The maximum value of the objective function is $10$ at the point $\left( 2,2 \right)$ and the minimum value of the objective function is $2$ at the point $\left( 1,0 \right)$.

#### Work Step by Step

The corner points of the given graph are $\left( 2,2 \right)$, $\left( 4,0 \right)$, $\left( \frac{1}{2},\frac{1}{2} \right)$, $\left( 1,0 \right)$ and the objective function is $ z=2x+3y $.
The value of objective function at each corner point can be computed as given below.
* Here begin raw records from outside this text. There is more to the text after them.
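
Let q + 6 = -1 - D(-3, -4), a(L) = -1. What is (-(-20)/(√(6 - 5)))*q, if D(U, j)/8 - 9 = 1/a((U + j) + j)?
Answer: -1420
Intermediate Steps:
D(U, j) = 64 (D(U, j) = 72 + 8/(-1) = 72 + 8*(-1) = 72 - 8 = 64)
q = -71 (q = -6 + (-1 - 1*64) = -6 + (-1 - 64) = -6 - 65 = -71)
(-(-20)/(√(6 - 5)))*q = -(-20)/(√(6 - 5))*(-71) = -(-20)/(√1)*(-71) = -(-20)/1*(-71) = -(-20)*(-71) = -10*(-2)*(-71) = 20*(-71) = -1420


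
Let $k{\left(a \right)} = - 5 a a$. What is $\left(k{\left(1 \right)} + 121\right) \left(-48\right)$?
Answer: $-5568$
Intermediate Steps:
$k{\left(a \right)} = - 5 a^{2}$
$\left(k{\left(1 \right)} + 121\right) \left(-48\right) = \left(- 5 \cdot 1^{2} + 121\right) \left(-48\right) = \left(\left(-5\right) 1 + 121\right) \left(-48\right) = \left(-5 + 121\right) \left(-48\right) = 116 \left(-48\right) = -5568$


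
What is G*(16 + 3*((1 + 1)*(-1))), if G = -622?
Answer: -6220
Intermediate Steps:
G*(16 + 3*((1 + 1)*(-1))) = -622*(16 + 3*((1 + 1)*(-1))) = -622*(16 + 3*(2*(-1))) = -622*(16 + 3*(-2)) = -622*(16 - 6) = -622*10 = -6220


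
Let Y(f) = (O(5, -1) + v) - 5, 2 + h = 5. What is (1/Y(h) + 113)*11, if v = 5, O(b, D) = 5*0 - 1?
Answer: 1232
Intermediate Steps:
O(b, D) = -1 (O(b, D) = 0 - 1 = -1)
h = 3 (h = -2 + 5 = 3)
Y(f) = -1 (Y(f) = (-1 + 5) - 5 = 4 - 5 = -1)
(1/Y(h) + 113)*11 = (1/(-1) + 113)*11 = (-1 + 113)*11 = 112*11 = 1232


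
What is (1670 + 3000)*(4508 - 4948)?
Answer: -2054800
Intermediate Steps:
(1670 + 3000)*(4508 - 4948) = 4670*(-440) = -2054800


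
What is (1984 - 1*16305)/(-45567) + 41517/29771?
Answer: 331165090/193796451 ≈ 1.7088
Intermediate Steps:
(1984 - 1*16305)/(-45567) + 41517/29771 = (1984 - 16305)*(-1/45567) + 41517*(1/29771) = -14321*(-1/45567) + 5931/4253 = 14321/45567 + 5931/4253 = 331165090/193796451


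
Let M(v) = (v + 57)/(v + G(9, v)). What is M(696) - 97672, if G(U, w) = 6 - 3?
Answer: -22757325/233 ≈ -97671.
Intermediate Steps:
G(U, w) = 3
M(v) = (57 + v)/(3 + v) (M(v) = (v + 57)/(v + 3) = (57 + v)/(3 + v))
M(696) - 97672 = (57 + 696)/(3 + 696) - 97672 = 753/699 - 97672 = (1/699)*753 - 97672 = 251/233 - 97672 = -22757325/233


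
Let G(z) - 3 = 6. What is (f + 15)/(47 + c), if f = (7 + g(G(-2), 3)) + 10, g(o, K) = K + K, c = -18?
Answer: 38/29 ≈ 1.3103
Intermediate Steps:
G(z) = 9 (G(z) = 3 + 6 = 9)
g(o, K) = 2*K
f = 23 (f = (7 + 2*3) + 10 = (7 + 6) + 10 = 13 + 10 = 23)
(f + 15)/(47 + c) = (23 + 15)/(47 - 18) = 38/29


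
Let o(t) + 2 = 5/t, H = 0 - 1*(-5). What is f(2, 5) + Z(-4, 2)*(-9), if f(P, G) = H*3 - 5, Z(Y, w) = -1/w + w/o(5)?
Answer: 65/2 ≈ 32.500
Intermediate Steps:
H = 5 (H = 0 + 5 = 5)
o(t) = -2 + 5/t
Z(Y, w) = -w - 1/w (Z(Y, w) = -1/w + w/(-2 + 5/5) = -1/w + w/(-2 + 5*(⅕)) = -1/w + w/(-2 + 1) = -1/w + w/(-1) = -1/w + w*(-1) = -1/w - w = -w - 1/w)
f(P, G) = 10 (f(P, G) = 5*3 - 5 = 15 - 5 = 10)
f(2, 5) + Z(-4, 2)*(-9) = 10 + (-1*2 - 1/2)*(-9) = 10 + (-2 - 1*½)*(-9) = 10 + (-2 - ½)*(-9) = 10 - 5/2*(-9) = 10 + 45/2 = 65/2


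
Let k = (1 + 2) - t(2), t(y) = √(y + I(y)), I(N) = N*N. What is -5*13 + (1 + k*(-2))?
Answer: -70 + 2*√6 ≈ -65.101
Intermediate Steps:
I(N) = N²
t(y) = √(y + y²)
k = 3 - √6 (k = (1 + 2) - √(2*(1 + 2)) = 3 - √(2*3) = 3 - √6 ≈ 0.55051)
-5*13 + (1 + k*(-2)) = -5*13 + (1 + (3 - √6)*(-2)) = -65 + (1 + (-6 + 2*√6)) = -65 + (-5 + 2*√6) = -70 + 2*√6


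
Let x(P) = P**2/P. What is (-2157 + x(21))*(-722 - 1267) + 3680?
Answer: 4252184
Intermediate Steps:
x(P) = P
(-2157 + x(21))*(-722 - 1267) + 3680 = (-2157 + 21)*(-722 - 1267) + 3680 = -2136*(-1989) + 3680 = 4248504 + 3680 = 4252184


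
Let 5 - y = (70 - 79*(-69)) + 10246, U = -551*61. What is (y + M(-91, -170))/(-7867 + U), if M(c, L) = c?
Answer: 15853/41478 ≈ 0.38220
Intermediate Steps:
U = -33611
y = -15762 (y = 5 - ((70 - 79*(-69)) + 10246) = 5 - ((70 + 5451) + 10246) = 5 - (5521 + 10246) = 5 - 1*15767 = 5 - 15767 = -15762)
(y + M(-91, -170))/(-7867 + U) = (-15762 - 91)/(-7867 - 33611) = -15853/(-41478) = -15853*(-1/41478) = 15853/41478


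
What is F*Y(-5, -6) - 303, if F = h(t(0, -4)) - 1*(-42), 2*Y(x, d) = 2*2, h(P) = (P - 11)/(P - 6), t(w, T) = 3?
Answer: -641/3 ≈ -213.67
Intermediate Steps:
h(P) = (-11 + P)/(-6 + P)
Y(x, d) = 2 (Y(x, d) = (2*2)/2 = (1/2)*4 = 2)
F = 134/3 (F = (-11 + 3)/(-6 + 3) - 1*(-42) = -8/(-3) + 42 = -1/3*(-8) + 42 = 8/3 + 42 = 134/3 ≈ 44.667)
F*Y(-5, -6) - 303 = (134/3)*2 - 303 = 268/3 - 303 = -641/3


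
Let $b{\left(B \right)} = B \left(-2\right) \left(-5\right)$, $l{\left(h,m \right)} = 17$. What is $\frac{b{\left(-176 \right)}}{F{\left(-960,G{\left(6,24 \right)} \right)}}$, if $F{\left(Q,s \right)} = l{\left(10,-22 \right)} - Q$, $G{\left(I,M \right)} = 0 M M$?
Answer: $- \frac{1760}{977} \approx -1.8014$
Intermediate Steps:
$G{\left(I,M \right)} = 0$ ($G{\left(I,M \right)} = 0 M = 0$)
$F{\left(Q,s \right)} = 17 - Q$
$b{\left(B \right)} = 10 B$ ($b{\left(B \right)} = - 2 B \left(-5\right) = 10 B$)
$\frac{b{\left(-176 \right)}}{F{\left(-960,G{\left(6,24 \right)} \right)}} = \frac{10 \left(-176\right)}{17 - -960} = - \frac{1760}{17 + 960} = - \frac{1760}{977}$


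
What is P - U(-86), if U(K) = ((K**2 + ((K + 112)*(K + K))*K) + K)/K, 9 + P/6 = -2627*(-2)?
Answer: 36027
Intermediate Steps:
P = 31470 (P = -54 + 6*(-2627*(-2)) = -54 + 6*5254 = -54 + 31524 = 31470)
U(K) = (K + K**2 + 2*K**2*(112 + K))/K (U(K) = ((K**2 + ((112 + K)*(2*K))*K) + K)/K = ((K**2 + (2*K*(112 + K))*K) + K)/K = ((K**2 + 2*K**2*(112 + K)) + K)/K = (K + K**2 + 2*K**2*(112 + K))/K)
P - U(-86) = 31470 - (1 + 2*(-86)**2 + 225*(-86)) = 31470 - (1 + 2*7396 - 19350) = 31470 - (1 + 14792 - 19350) = 31470 - 1*(-4557) = 31470 + 4557 = 36027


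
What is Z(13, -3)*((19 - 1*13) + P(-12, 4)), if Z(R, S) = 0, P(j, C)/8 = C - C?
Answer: 0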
At the point $\left( 1,0 \right)$:
$\begin{align}
& \left( 1,0 \right)=2\times 1+3\times 0 \\
& =2
\end{align}$
At the point $\left( \frac{1}{2},\frac{1}{2} \right)$:
$\begin{align}
& z=2\times \frac{1}{2}+3\times \frac{1}{2} \\
& =\frac{5}{2}
\end{align}$
Next, at the point $\left( 4,0 \right)$:
$\begin{align}
& z=2\times 4+3\times 0 \\
& =8
\end{align}$
Also, at the point $\left( 2,2 \right)$:
$\begin{align}
& z=2\times 2+3\times 2 \\
& =10
\end{align}$
Therefore, the maximum value of the objective function is $10$ at the point $\left( 2,2 \right)$,
And, the minimum value of the objective function is $2$ at the point $\left( 1,0 \right)$.
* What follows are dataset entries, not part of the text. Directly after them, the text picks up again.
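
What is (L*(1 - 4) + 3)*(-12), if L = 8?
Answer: 252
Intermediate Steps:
(L*(1 - 4) + 3)*(-12) = (8*(1 - 4) + 3)*(-12) = (8*(-3) + 3)*(-12) = (-24 + 3)*(-12) = -21*(-12) = 252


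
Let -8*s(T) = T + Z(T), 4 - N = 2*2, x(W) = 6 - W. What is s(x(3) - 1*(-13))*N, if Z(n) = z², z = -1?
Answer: 0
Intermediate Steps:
N = 0 (N = 4 - 2*2 = 4 - 1*4 = 4 - 4 = 0)
Z(n) = 1 (Z(n) = (-1)² = 1)
s(T) = -⅛ - T/8 (s(T) = -(T + 1)/8 = -(1 + T)/8 = -⅛ - T/8)
s(x(3) - 1*(-13))*N = (-⅛ - ((6 - 1*3) - 1*(-13))/8)*0 = (-⅛ - ((6 - 3) + 13)/8)*0 = (-⅛ - (3 + 13)/8)*0 = (-⅛ - ⅛*16)*0 = (-⅛ - 2)*0 = -17/8*0 = 0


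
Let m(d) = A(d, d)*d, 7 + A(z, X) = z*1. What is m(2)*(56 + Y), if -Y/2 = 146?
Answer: 2360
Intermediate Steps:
Y = -292 (Y = -2*146 = -292)
A(z, X) = -7 + z (A(z, X) = -7 + z*1 = -7 + z)
m(d) = d*(-7 + d) (m(d) = (-7 + d)*d = d*(-7 + d))
m(2)*(56 + Y) = (2*(-7 + 2))*(56 - 292) = (2*(-5))*(-236) = -10*(-236) = 2360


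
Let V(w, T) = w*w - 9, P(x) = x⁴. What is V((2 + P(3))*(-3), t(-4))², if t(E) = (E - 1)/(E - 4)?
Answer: 3843008064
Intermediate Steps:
t(E) = (-1 + E)/(-4 + E)
V(w, T) = -9 + w² (V(w, T) = w² - 9 = -9 + w²)
V((2 + P(3))*(-3), t(-4))² = (-9 + ((2 + 3⁴)*(-3))²)² = (-9 + ((2 + 81)*(-3))²)² = (-9 + (83*(-3))²)² = (-9 + (-249)²)² = (-9 + 62001)² = 61992² = 3843008064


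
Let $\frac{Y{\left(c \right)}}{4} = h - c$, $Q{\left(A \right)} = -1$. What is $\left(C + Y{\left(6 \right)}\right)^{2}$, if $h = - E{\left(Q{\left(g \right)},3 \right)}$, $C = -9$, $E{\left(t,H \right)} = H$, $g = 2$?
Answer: $2025$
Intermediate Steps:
$h = -3$ ($h = \left(-1\right) 3 = -3$)
$Y{\left(c \right)} = -12 - 4 c$ ($Y{\left(c \right)} = 4 \left(-3 - c\right) = -12 - 4 c$)
$\left(C + Y{\left(6 \right)}\right)^{2} = \left(-9 - 36\right)^{2} = \left(-45\right)^{2} = 2025$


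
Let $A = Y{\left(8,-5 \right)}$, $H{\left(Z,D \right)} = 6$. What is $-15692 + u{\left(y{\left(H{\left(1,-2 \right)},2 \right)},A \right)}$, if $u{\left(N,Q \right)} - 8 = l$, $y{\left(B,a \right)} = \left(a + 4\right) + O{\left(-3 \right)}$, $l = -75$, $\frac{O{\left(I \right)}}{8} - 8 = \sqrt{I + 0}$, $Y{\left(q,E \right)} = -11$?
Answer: $-15759$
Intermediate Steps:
$O{\left(I \right)} = 64 + 8 \sqrt{I}$ ($O{\left(I \right)} = 64 + 8 \sqrt{I + 0} = 64 + 8 \sqrt{I}$)
$A = -11$
$y{\left(B,a \right)} = 68 + a + 8 i \sqrt{3}$ ($y{\left(B,a \right)} = \left(a + 4\right) + \left(64 + 8 \sqrt{-3}\right) = \left(4 + a\right) + \left(64 + 8 i \sqrt{3}\right) = 68 + a + 8 i \sqrt{3}$)
$u{\left(N,Q \right)} = -67$ ($u{\left(N,Q \right)} = 8 - 75 = -67$)
$-15692 + u{\left(y{\left(H{\left(1,-2 \right)},2 \right)},A \right)} = -15692 - 67 = -15759$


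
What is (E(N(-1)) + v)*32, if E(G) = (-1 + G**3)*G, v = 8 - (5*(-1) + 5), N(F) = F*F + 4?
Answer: 20096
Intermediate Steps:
N(F) = 4 + F**2 (N(F) = F**2 + 4 = 4 + F**2)
v = 8 (v = 8 - (-5 + 5) = 8 - 1*0 = 8 + 0 = 8)
E(G) = G*(-1 + G**3)
(E(N(-1)) + v)*32 = (((4 + (-1)**2)**4 - (4 + (-1)**2)) + 8)*32 = (((4 + 1)**4 - (4 + 1)) + 8)*32 = ((5**4 - 1*5) + 8)*32 = ((625 - 5) + 8)*32 = (620 + 8)*32 = 628*32 = 20096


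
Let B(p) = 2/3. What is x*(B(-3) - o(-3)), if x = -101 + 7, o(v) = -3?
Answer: -1034/3 ≈ -344.67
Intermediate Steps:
B(p) = ⅔ (B(p) = 2*(⅓) = ⅔)
x = -94
x*(B(-3) - o(-3)) = -94*(⅔ - 1*(-3)) = -94*(⅔ + 3) = -94*11/3 = -1034/3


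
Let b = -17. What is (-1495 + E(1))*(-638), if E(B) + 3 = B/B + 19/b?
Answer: 16248584/17 ≈ 9.5580e+5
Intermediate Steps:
E(B) = -53/17 (E(B) = -3 + (B/B + 19/(-17)) = -3 + (1 + 19*(-1/17)) = -3 + (1 - 19/17) = -3 - 2/17 = -53/17)
(-1495 + E(1))*(-638) = (-1495 - 53/17)*(-638) = -25468/17*(-638) = 16248584/17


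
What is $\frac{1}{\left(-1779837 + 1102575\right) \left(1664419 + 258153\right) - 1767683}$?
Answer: $- \frac{1}{1302086725547} \approx -7.68 \cdot 10^{-13}$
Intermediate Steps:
$\frac{1}{\left(-1779837 + 1102575\right) \left(1664419 + 258153\right) - 1767683} = \frac{1}{\left(-677262\right) 1922572 - 1767683} = \frac{1}{-1302084957864 - 1767683} = \frac{1}{-1302086725547} = - \frac{1}{1302086725547}$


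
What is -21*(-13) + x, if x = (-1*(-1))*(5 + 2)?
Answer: 280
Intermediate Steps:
x = 7 (x = 1*7 = 7)
-21*(-13) + x = -21*(-13) + 7 = 273 + 7 = 280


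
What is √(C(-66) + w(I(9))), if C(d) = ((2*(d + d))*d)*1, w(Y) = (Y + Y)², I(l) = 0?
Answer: 132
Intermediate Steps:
w(Y) = 4*Y² (w(Y) = (2*Y)² = 4*Y²)
C(d) = 4*d² (C(d) = ((2*(2*d))*d)*1 = ((4*d)*d)*1 = (4*d²)*1 = 4*d²)
√(C(-66) + w(I(9))) = √(4*(-66)² + 4*0²) = √(4*4356 + 4*0) = √(17424 + 0) = √17424 = 132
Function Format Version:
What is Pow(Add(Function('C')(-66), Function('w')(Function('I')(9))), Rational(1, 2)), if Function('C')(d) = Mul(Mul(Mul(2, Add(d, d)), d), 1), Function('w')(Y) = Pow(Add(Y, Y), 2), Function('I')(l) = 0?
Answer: 132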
Thus, the value of the objective function at the point $\left( 2,2 \right)$ is $10$, at the point $\left( 4,0 \right)$ is $8$, at the point $\left( \frac{1}{2},\frac{1}{2} \right)$ is $\frac{5}{2}$, and at the point $\left( 1,0 \right)$ is $2$.
The maximum value of the objective function is $10$ at the point $\left( 2,2 \right)$ and the minimum value of the objective function is $2$ at the point $\left( 1,0 \right)$.